Tsogtbazaryn Enkhjargal

Personal information
- Full name: Tsogtbazaryn Enkhjargal
- Nationality: Mongol
- Born: 6 April 1981 (age 45) Erdenebüren sum, Khovd aimag, Mongolia
- Height: 1.53 m (5 ft 0 in)
- Weight: 48 kg (106 lb)

Sport
- Style: Freestyle
- Club: Zamchin Wrestling Club
- Coach: Se Dubcin

Medal record
Women's freestyle wrestling
Representing Mongolia
World Championships
| Bronze medal – third place | 2005 Budapest | 51 kg |
Asian Games
| Bronze medal – third place | 2002 Busan | 48 kg |
| Bronze medal – third place | 2006 Doha | 48 kg |
Asian Championships
| Gold medal – first place | 2004 Tokyo | 51 kg |
| Gold medal – first place | 2007 Bishkek | 48 kg |
| Silver medal – second place | 2001 Ulaanbaatar | 46 kg |
| Silver medal – second place | 2003 New Delhi | 51 kg |
| Silver medal – second place | 2011 Tashkent | 48 kg |
| Bronze medal – third place | 2005 Wuhan | 51 kg |
FILA World Team Championships
| Silver medal – second place | 2013 Ulaanbaatar | 48 kg |

= Tsogtbazaryn Enkhjargal =

Mongolian freestyle wrestler

Tsogtbazaryn Enkhjargal (Цогтбазарын Энхжаргал; born April 6, 1981, in Erdenebüren sum, Khovd aimag) is an amateur Mongolian freestyle wrestler, who competed in the women's flyweight category. Between 2001 and 2011, Enkhjargal had won a total of six medals (two golds, three silver, and one bronze) for the 46, 48, and 51 kg classes at the Asian Wrestling Championships. She also captured three bronze medals in the same division at the Asian Games (2002 in Busan, South Korea and 2006 in Doha, Qatar), and at the 2005 World Wrestling Championships in Budapest, Hungary.
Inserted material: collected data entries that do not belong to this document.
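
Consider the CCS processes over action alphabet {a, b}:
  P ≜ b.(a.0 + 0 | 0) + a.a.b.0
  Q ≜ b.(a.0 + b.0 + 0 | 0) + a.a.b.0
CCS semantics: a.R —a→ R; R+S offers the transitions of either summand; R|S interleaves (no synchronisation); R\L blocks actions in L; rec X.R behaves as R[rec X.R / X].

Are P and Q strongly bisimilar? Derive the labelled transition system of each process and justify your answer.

not bisimilar

LTS(P): 5 reachable states
  u0 = b.(a.0 + 0 | 0) + a.a.b.0 :: —a→ u1, —b→ u2
  u1 = a.b.0 :: —a→ u3
  u2 = a.0 + 0 | 0 :: —a→ u4
  u3 = b.0 :: —b→ u4
  u4 = 0 :: ·
LTS(Q): 5 reachable states
  v0 = b.(a.0 + b.0 + 0 | 0) + a.a.b.0 :: —a→ v1, —b→ v2
  v1 = a.b.0 :: —a→ v3
  v2 = a.0 + b.0 + 0 | 0 :: —a→ v4, —b→ v4
  v3 = b.0 :: —b→ v4
  v4 = 0 :: ·
Coarsest stable partition (strong bisimilarity classes):
  B0 = {u0}
  B1 = {u1, v1}
  B2 = {u3, v3}
  B3 = {u4, v4}
  B4 = {u2}
  B5 = {v0}
  B6 = {v2}
u0 ∈ B0, v0 ∈ B5 → different blocks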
Enkhjargal made her official debut for the 2004 Summer Olympics in Athens, where she placed second in the preliminary pool of the women's 48 kg class, against France's Angélique Berthenet, and Guinea-Bissau's Leopoldina Ross. Tsogtbazar, however, lost to Germany's Brigitte Wagner in the quarterfinal match, with a score of 0–3.

Four years after competing in her last Olympics, Enkhjargal qualified for her second Mongolian team, as a 27-year-old, at the 2008 Summer Olympics in Beijing, by claiming the gold medal in the flyweight division from the 2007 Asian Wrestling Championships in Bishkek, Kyrgyzstan. Enkhjargal received a bye for the second preliminary round of the women's 48 kg class, before she was pinned by Ukrainian wrestler and Olympic bronze medalist Iryna Merleni.